Espaço. Ele é construído de limites muito duvidáveis já que qualquer um pode vir e num dia qualquer ver um pouco mais além daquilo que você determinou como fim. Nós preenchemos o espaço, aliás, mais que isso. Nossos desejos, nossas essências, nossas vidas preenchem. O lugar é algo cheio de significados pessoais, e só se torna lugar porque tem sentido. Todos nós sabemos onde depositamos o que somos. Os lugares que decidimos, que percebemos pertencer.

Pois bem, como se esvazia um lugar? Como se rouba todo um sentido? Você impõe regras, controla seu acesso, segrega seus componentes, tira seu conforto, transforma tudo em paisagem. No passar dos anos, lentamente, diante todos os olhares aquilo que era de cada um torna-se de poucos. Não tem mais praças, bancos ou traves para o futebol. Tudo ganhou nome e função. O lugar que era encontro se tornou passagem. Uma cidade fantasma habitada por alguns que ocupam seu espaço sem propósito, outros que tentam ressignificar seu objetivo.
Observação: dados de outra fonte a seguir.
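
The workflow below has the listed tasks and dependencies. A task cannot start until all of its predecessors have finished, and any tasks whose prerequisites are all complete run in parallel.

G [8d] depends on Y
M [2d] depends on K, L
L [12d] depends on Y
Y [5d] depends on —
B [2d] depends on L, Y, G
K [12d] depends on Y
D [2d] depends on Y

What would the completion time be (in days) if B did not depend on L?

19

Before: longest chain Y→K→M = 5+12+2 = 19, finish 19.
Without L→B, B's earliest start moves from 17 to 13.
The longest chain is now Y→K→M = 5+12+2 = 19, so the workflow takes 19 days.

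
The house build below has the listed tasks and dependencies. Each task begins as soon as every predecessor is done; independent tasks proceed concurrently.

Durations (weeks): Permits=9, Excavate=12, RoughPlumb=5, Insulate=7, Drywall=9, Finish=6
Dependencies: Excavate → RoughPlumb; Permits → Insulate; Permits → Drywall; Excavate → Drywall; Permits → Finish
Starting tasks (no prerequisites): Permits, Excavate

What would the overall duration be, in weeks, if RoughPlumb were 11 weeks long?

23

Critical path before the change: Excavate→Drywall = 12+9 = 21 giving 21 weeks.
The longest path through RoughPlumb is only 17 weeks, so RoughPlumb has float 4.
The binding chain switches to Excavate→RoughPlumb = 12+11 = 23; finish 23 weeks.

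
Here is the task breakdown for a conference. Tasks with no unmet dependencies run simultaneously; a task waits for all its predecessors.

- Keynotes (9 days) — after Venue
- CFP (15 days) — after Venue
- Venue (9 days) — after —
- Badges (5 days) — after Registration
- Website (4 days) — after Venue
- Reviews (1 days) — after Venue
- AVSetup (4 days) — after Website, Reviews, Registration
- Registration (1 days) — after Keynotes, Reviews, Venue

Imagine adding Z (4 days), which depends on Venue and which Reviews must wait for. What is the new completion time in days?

Originally the plan takes 24 days.
With Z inserted, Reviews now waits for max(Venue, Z).
New critical path: Venue→CFP = 9+15 = 24 ⇒ 24 days.

24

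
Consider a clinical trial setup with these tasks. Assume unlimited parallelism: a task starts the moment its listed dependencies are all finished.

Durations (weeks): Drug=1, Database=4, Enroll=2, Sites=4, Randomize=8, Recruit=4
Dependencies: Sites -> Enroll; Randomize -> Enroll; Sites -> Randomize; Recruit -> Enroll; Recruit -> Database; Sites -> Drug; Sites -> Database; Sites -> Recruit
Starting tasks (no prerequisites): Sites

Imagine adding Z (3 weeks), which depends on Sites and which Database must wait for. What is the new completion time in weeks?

Originally the job takes 14 weeks.
With Z inserted, Database now waits for max(Recruit, Sites, Z).
New critical path: Sites→Randomize→Enroll = 4+8+2 = 14 ⇒ 14 weeks.

14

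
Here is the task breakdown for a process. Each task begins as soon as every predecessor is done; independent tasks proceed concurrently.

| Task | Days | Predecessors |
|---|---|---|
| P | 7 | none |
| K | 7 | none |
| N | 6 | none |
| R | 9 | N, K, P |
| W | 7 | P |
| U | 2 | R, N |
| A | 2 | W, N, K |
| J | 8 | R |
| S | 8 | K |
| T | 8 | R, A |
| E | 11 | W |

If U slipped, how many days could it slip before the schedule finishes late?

Critical path: P→W→E = 7+7+11 = 25, so the finish is 25 days.
Longest path through U: 18 days (earliest finish 18, latest finish 25).
So U can slip 25 − 18 = 7 days.

7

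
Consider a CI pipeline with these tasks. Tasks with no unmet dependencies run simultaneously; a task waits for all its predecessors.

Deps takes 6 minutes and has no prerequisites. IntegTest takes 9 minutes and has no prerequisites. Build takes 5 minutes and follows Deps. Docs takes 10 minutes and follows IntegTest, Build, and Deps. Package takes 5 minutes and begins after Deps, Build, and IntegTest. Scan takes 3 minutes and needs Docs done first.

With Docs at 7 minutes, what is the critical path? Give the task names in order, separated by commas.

As given, the longest chain is Deps→Build→Docs→Scan = 6+5+10+3 = 24, so the finish is 24 minutes.
Docs is on the critical path; changing it to 7 makes that path 21 minutes.
No other chain overtakes it, so the finish is 21 minutes.

Deps, Build, Docs, Scan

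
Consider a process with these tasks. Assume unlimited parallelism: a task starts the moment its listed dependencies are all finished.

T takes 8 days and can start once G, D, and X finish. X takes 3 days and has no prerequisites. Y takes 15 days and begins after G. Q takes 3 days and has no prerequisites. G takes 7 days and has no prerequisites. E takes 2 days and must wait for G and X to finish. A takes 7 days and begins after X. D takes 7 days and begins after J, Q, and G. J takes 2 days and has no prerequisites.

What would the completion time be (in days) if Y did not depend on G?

With the dependency in place, G→D→T = 7+7+8 = 22 sets the finish at 22 days.
Without G→Y, Y's earliest start moves from 7 to 0.
After: G→D→T = 7+7+8 = 22 → 22 days.

22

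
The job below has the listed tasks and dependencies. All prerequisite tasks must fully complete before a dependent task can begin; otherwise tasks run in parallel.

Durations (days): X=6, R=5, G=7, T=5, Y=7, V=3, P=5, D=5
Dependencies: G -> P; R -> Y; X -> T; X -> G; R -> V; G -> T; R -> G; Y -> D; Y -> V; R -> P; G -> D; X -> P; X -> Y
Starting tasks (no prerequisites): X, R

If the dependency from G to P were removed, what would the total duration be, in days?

Before: longest chain X→G→T = 6+7+5 = 18, finish 18.
Without G→P, P's earliest start moves from 13 to 6.
After: X→G→T = 6+7+5 = 18 → 18 days.

18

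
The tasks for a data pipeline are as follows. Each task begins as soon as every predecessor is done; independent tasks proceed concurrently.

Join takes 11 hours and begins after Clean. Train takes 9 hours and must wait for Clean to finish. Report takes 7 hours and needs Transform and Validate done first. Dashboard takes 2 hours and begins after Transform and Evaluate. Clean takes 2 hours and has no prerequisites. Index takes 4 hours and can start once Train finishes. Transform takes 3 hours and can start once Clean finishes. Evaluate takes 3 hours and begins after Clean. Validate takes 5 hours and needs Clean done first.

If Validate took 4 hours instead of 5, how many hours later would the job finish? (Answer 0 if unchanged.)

Baseline: Clean→Train→Index = 2+9+4 = 15 → 15 hours.
The longest path through Validate is only 14 hours, so Validate has float 1.
The critical path is still Clean→Train→Index; finish is now 15 hours.
Change in finish: 15 − 15 = +0 hours.

0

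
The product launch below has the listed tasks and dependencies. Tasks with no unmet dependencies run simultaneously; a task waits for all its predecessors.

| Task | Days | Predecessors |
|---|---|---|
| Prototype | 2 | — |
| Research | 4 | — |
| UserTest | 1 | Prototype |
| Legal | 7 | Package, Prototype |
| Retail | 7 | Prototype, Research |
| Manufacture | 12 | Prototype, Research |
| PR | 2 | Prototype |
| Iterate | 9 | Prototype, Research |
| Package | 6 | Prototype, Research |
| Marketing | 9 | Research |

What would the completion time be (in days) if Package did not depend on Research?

16

With the dependency in place, Research→Package→Legal = 4+6+7 = 17 sets the finish at 17 days.
Without Research→Package, Package's earliest start moves from 4 to 2.
After: Research→Manufacture = 4+12 = 16 → 16 days.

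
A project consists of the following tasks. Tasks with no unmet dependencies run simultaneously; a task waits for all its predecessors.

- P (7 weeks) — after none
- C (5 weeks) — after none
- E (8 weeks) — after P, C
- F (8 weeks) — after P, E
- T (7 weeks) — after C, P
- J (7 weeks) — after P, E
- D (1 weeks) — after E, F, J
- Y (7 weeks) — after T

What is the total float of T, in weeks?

P→E→F→D = 7+8+8+1 = 24 sets the makespan at 24 weeks.
The longest chain containing T totals 21 weeks.
So T can slip 17 − 14 = 3 weeks.

3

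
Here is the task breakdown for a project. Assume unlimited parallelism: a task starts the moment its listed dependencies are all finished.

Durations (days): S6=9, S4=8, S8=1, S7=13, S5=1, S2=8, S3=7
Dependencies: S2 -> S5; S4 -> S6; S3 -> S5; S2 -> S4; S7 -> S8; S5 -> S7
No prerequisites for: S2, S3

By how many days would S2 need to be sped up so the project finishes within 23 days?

2

Current finish: 25 days; target: 23.
S2 is on every critical path, so each day cut from S2 cuts the finish by one (this holds down to a finish of 22).
Need 25 − 23 = 2 days off S2 → S2 becomes 6 days, finish becomes 23.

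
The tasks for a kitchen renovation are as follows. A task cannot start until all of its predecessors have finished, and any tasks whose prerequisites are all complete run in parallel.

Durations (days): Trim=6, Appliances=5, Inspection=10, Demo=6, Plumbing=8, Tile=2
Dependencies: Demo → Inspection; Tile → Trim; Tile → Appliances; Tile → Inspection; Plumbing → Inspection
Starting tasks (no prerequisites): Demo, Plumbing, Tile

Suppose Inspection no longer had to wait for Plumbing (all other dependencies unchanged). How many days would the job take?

With the dependency in place, Plumbing→Inspection = 8+10 = 18 sets the finish at 18 days.
Without Plumbing→Inspection, Inspection's earliest start moves from 8 to 6.
The longest chain is now Demo→Inspection = 6+10 = 16, so the job takes 16 days.

16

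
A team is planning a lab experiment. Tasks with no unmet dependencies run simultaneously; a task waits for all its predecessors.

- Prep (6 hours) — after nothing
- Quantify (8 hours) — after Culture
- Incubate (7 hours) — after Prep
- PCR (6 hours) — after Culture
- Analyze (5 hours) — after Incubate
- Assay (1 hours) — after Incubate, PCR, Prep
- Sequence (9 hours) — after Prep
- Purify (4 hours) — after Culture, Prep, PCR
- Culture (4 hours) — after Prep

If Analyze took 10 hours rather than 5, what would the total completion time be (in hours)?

The binding path is Prep→Culture→PCR→Purify = 6+4+6+4 = 20; finish at 20 hours.
The longest path through Analyze is only 18 hours, so Analyze has float 2.
New critical path: Prep→Incubate→Analyze = 6+7+10 = 23 ⇒ 23 hours.

23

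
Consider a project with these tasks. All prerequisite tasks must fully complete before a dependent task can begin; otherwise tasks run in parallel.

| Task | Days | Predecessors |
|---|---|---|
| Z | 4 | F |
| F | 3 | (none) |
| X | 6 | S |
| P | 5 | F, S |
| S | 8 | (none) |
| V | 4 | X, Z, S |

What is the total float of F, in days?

7

S→X→V = 8+6+4 = 18 sets the makespan at 18 days.
Longest path through F: 11 days (earliest finish 3, latest finish 10).
Float = 18 − 11 = 7.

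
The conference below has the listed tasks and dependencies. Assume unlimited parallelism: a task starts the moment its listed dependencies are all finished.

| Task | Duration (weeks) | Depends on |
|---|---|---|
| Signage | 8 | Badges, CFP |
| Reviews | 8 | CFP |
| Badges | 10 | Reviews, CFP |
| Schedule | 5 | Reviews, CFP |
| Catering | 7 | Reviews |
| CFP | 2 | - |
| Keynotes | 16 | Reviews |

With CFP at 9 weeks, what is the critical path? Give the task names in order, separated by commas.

CFP, Reviews, Badges, Signage

Baseline: CFP→Reviews→Badges→Signage = 2+8+10+8 = 28 → 28 weeks.
CFP is on the critical path; changing it to 9 makes that path 35 weeks.
The critical path is still CFP→Reviews→Badges→Signage; finish is now 35 weeks.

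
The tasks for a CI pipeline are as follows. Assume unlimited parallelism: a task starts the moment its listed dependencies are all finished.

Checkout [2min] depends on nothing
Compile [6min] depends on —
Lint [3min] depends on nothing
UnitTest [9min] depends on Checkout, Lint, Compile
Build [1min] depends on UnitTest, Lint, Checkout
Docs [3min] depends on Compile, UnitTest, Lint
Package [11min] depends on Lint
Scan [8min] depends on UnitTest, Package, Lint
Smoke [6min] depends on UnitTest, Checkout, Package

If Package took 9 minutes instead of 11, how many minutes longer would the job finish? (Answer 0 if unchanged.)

0

As given, the longest chain is Compile→UnitTest→Scan = 6+9+8 = 23, so the finish is 23 minutes.
Package has 1 minute of float (longest path through it is 22).
The critical path is still Compile→UnitTest→Scan; finish is now 23 minutes.
Change in finish: 23 − 23 = +0 minutes.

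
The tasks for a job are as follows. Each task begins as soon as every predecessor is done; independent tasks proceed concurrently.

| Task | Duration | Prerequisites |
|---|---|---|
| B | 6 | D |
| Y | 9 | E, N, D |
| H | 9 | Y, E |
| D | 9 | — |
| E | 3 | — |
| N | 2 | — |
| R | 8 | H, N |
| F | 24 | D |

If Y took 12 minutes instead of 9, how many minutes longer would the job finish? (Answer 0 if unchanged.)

As given, the longest chain is D→Y→H→R = 9+9+9+8 = 35, so the finish is 35 minutes.
Since Y is critical, the +3 change carries straight to that chain (now 38 minutes).
That remains the longest chain; total 38 minutes.
Change in finish: 38 − 35 = +3 minutes.

3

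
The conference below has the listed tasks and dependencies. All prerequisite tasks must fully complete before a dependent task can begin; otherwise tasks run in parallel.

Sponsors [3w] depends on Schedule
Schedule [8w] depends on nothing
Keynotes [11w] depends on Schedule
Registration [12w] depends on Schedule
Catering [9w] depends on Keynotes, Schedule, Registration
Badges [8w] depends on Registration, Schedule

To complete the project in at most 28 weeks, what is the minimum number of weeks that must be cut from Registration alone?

Current finish: 29 weeks; target: 28.
Registration is on every critical path, so each week cut from Registration cuts the finish by one (this holds down to a finish of 28).
Need 29 − 28 = 1 week off Registration → Registration becomes 11 weeks, finish becomes 28.

1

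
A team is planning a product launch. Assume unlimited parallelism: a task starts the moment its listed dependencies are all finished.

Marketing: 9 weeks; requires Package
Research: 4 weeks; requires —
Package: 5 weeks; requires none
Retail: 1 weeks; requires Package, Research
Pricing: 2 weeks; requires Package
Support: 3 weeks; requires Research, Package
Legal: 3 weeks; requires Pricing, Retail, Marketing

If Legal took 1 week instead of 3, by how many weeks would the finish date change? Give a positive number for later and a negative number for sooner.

-2

The binding path is Package→Marketing→Legal = 5+9+3 = 17; finish at 17 weeks.
Legal is on the critical path; changing it to 1 makes that path 15 weeks.
No other chain overtakes it, so the finish is 15 weeks.
Change in finish: 15 − 17 = -2 weeks.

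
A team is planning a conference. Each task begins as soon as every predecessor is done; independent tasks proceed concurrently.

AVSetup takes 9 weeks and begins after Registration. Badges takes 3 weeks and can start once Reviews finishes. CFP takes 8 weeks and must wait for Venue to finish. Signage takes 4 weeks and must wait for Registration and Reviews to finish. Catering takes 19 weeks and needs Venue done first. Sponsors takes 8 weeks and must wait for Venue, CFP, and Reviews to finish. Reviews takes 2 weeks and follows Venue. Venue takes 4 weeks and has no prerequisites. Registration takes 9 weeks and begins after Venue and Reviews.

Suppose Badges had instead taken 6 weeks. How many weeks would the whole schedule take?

24

Baseline: Venue→Reviews→Registration→AVSetup = 4+2+9+9 = 24 → 24 weeks.
Badges has 15 weeks of float (longest path through it is 9).
The critical path is still Venue→Reviews→Registration→AVSetup; finish is now 24 weeks.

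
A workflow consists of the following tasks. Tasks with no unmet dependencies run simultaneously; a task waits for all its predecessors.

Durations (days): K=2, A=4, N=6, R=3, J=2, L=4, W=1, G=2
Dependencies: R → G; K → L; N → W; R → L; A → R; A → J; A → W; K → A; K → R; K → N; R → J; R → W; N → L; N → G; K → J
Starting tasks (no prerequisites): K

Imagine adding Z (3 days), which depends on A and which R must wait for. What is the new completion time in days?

16

Originally the project takes 13 days.
With Z inserted, R now waits for max(A, K, Z).
New critical path: K→A→Z→R→L = 2+4+3+3+4 = 16 ⇒ 16 days.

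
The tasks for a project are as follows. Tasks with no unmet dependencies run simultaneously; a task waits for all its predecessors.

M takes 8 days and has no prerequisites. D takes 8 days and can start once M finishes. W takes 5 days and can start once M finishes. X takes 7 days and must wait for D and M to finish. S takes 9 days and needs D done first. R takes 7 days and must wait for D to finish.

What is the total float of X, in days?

2

M→D→S = 8+8+9 = 25 sets the makespan at 25 days.
X finishes as early as 23 and must finish by 25.
Float = 25 − 23 = 2.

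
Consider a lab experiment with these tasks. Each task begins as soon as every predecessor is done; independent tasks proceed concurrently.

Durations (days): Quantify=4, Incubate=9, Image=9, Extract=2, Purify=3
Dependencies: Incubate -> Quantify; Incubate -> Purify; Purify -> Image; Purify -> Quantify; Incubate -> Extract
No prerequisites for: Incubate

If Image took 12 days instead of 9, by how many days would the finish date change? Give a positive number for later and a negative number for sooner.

3

Actual critical path: Incubate→Purify→Image = 9+3+9 = 21 ⇒ 21 days.
Image is on the critical path; changing it to 12 makes that path 24 days.
No other chain overtakes it, so the finish is 24 days.
Change in finish: 24 − 21 = +3 days.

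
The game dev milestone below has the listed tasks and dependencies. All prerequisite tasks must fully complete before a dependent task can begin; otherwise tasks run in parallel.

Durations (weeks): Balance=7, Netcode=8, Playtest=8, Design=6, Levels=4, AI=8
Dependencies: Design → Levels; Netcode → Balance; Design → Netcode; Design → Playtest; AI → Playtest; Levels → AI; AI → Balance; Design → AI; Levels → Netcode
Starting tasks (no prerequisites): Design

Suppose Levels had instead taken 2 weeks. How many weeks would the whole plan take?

24

Actual critical path: Design→Levels→AI→Playtest = 6+4+8+8 = 26 ⇒ 26 weeks.
Levels lies on that path, so at 2 weeks the path becomes 24 weeks.
That remains the longest chain; total 24 weeks.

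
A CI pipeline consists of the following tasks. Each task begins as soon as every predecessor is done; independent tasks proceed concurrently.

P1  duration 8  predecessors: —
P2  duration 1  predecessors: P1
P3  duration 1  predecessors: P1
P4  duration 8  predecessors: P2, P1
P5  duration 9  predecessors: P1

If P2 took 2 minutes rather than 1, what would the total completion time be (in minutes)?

18

As given, the longest chain is P1→P2→P4 = 8+1+8 = 17, so the finish is 17 minutes.
P2 is on the critical path; changing it to 2 makes that path 18 minutes.
That remains the longest chain; total 18 minutes.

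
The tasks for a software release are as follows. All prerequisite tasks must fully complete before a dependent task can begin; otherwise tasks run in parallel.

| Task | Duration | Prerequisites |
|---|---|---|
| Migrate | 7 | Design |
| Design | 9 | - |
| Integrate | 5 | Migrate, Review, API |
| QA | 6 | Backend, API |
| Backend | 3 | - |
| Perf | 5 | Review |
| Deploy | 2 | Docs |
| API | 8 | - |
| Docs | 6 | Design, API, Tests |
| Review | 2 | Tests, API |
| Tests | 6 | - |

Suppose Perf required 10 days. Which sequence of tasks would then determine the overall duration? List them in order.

As given, the longest chain is Design→Migrate→Integrate = 9+7+5 = 21, so the finish is 21 days.
Perf is off the critical path — its longest chain is 15 days, giving 6 of slack.
The critical path is still Design→Migrate→Integrate; finish is now 21 days.

Design, Migrate, Integrate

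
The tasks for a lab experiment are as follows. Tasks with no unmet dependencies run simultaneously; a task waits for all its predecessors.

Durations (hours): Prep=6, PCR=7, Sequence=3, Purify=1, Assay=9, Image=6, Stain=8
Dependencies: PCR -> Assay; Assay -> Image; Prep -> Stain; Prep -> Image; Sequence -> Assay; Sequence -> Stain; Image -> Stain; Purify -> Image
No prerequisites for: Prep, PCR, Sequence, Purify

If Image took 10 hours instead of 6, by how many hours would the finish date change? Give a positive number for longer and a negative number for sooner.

As given, the longest chain is PCR→Assay→Image→Stain = 7+9+6+8 = 30, so the finish is 30 hours.
Image is on the critical path; changing it to 10 makes that path 34 hours.
The critical path is still PCR→Assay→Image→Stain; finish is now 34 hours.
Change in finish: 34 − 30 = +4 hours.

4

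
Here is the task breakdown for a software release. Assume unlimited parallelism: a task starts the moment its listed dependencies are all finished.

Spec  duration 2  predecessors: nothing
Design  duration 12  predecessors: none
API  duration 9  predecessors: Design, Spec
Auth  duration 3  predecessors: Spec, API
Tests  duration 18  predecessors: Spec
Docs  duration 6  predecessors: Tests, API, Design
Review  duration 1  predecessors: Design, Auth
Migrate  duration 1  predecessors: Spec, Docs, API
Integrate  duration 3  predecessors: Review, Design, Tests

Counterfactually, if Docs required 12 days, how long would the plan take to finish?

The binding path is Design→API→Docs→Migrate = 12+9+6+1 = 28; finish at 28 days.
Docs is on the critical path; changing it to 12 makes that path 34 days.
That remains the longest chain; total 34 days.

34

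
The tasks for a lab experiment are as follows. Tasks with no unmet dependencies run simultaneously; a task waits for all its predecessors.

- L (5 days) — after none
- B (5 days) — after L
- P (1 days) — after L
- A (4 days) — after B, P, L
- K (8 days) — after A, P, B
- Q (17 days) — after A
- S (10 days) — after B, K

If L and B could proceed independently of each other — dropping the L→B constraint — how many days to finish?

28

Before: longest chain L→B→A→K→S = 5+5+4+8+10 = 32, finish 32.
Without L→B, B's earliest start moves from 5 to 0.
After: L→P→A→K→S = 5+1+4+8+10 = 28 → 28 days.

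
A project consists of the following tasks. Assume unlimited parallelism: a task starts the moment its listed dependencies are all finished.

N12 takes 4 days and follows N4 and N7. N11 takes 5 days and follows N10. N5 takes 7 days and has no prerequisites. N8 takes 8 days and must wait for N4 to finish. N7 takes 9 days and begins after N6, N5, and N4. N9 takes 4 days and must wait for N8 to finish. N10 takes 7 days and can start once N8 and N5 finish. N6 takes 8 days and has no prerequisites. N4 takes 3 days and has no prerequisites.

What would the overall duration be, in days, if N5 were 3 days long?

23

As given, the longest chain is N4→N8→N10→N11 = 3+8+7+5 = 23, so the finish is 23 days.
The longest path through N5 is only 20 days, so N5 has float 3.
No other chain overtakes it, so the finish is 23 days.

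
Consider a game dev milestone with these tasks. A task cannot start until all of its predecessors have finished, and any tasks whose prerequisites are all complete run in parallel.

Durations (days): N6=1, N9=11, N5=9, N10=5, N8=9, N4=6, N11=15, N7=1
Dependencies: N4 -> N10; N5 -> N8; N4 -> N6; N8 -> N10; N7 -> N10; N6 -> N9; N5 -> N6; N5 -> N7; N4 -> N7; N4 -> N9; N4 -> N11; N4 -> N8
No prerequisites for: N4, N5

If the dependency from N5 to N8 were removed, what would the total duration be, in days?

21

Before: longest chain N5→N8→N10 = 9+9+5 = 23, finish 23.
Without N5→N8, N8's earliest start moves from 9 to 6.
After: N4→N11 = 6+15 = 21 → 21 days.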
Abandonado por aqueles que a cultuam, e um estorvo para aqueles que a dirigem. Como podemos chamar de público um lugar que ignora a vida? Um espaço transitório e efêmero como tudo que nos vendem nessa modernidade. Algo sem sentido, com função e sem alma. … assim que se forja uma imagem, baseado no vazio. Esse espaço é um símbolo da nossa decadência, da nossa falta de rumo, que não rediscute, que não propõe, que é mais uma peça na engrenagem, que também excluí. Não se engane, o pensamento e o humano também são descartáveis.